Long Island seems a lot like where I grew up in REDACTED. The big difference is that in REDACTED kids play hockey all year round. Either ice hockey, street hockey, pond hockey, bubble hockey or tonsil hockey. Here, the kids seem to just walk around the sidewalks. I'm not sure where they're going, although I hear there's a beach somewhere around here.

Today was the hottest day I've ever experienced in my life. Of course, where I'm from it's so cold that Slurpees run out of every faucet. So, technically every day from here on out is the hottest day of my life.

I'm very excited to be an Islander and meeting my fellow prospects has been great. There's a real buzz when we all get together, and we're all talking about the possibilities for this year. Everybody's ribbing each other, saying "I'm gonna be rushed to the NHL," "No, I'M gonna be rushed to the NHL!" Guys are fighting over who gets to be sent back to their junior team for another freakin' year, or who gets buried in the American League or who gets a pat on the back and a "thanks for comin'" at the end of camp.

The Russian dudes say they've been promised spots in the KHL and mansions and cars and stuff by the Russian president, but I'm pretty sure they're lying. I don't think Russia even has a president.

Some guys are already talking about what other team is going to select them when they re-enter the draft in a few years. Uncle Gord told me I should hold out for a few more million and refuse to report. But he quit his job at the brewery because they wouldn't let him take home all the dented cans. So I won't be taking his financial advice. He can suck it.

But that's too far into the future for me. Right now, my focus is on playing hard, giving 110 percent, getting pucks on net, keeping my feet moving, finding the open man, supporting my teammates and repeating all of those things anytime anyone with a pen and note pad comes anywhere near me. I'm also cramming to learn what "smaht, hahd hahckey" is, because I'm getting the sense that's real important around here.

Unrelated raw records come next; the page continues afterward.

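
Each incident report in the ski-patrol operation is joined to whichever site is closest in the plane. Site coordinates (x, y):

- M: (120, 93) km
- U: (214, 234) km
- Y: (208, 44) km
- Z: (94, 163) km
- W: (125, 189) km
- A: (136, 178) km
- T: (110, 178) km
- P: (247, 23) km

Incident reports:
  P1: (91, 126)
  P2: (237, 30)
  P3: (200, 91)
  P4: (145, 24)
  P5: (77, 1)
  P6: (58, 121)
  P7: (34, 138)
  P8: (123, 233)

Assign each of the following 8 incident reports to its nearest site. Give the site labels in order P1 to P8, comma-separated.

P1 → Z (d²=1378.00)
P2 → P (d²=149.00)
P3 → Y (d²=2273.00)
P4 → Y (d²=4369.00)
P5 → M (d²=10313.00)
P6 → Z (d²=3060.00)
P7 → Z (d²=4225.00)
P8 → W (d²=1940.00)

Z, P, Y, Y, M, Z, Z, W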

Speaking of which, meeting the coaches has also been great. Coach Thompson's a little on the scary side and Coach Weight keeps asking guys if they need a place to stay since his pool house is empty right now. And every time Coach Capuano walks into a room he tears his shirt off for some reason. Boy, he must go through 100 shirts a day.

But they're really knowledgeable and have already taught us a lot about how to be a player at the pro level. Like how to play Spades and how to order at Chipotle and how not to do Twitter.

Tomorrow is the first day of camp and we'll get physicals, have our measurements taken, pictures taken, all that lame stuff. Uncle Gord told me before I left that I was too skinny and that I'd need to bulk up if I was going to make it in a man's league. Well, after four Chipotle burritos in 12 hours, the Islanders are already taking care of that. So Uncle Gord can suck it.

___

This player is not real. But don't let that stop you.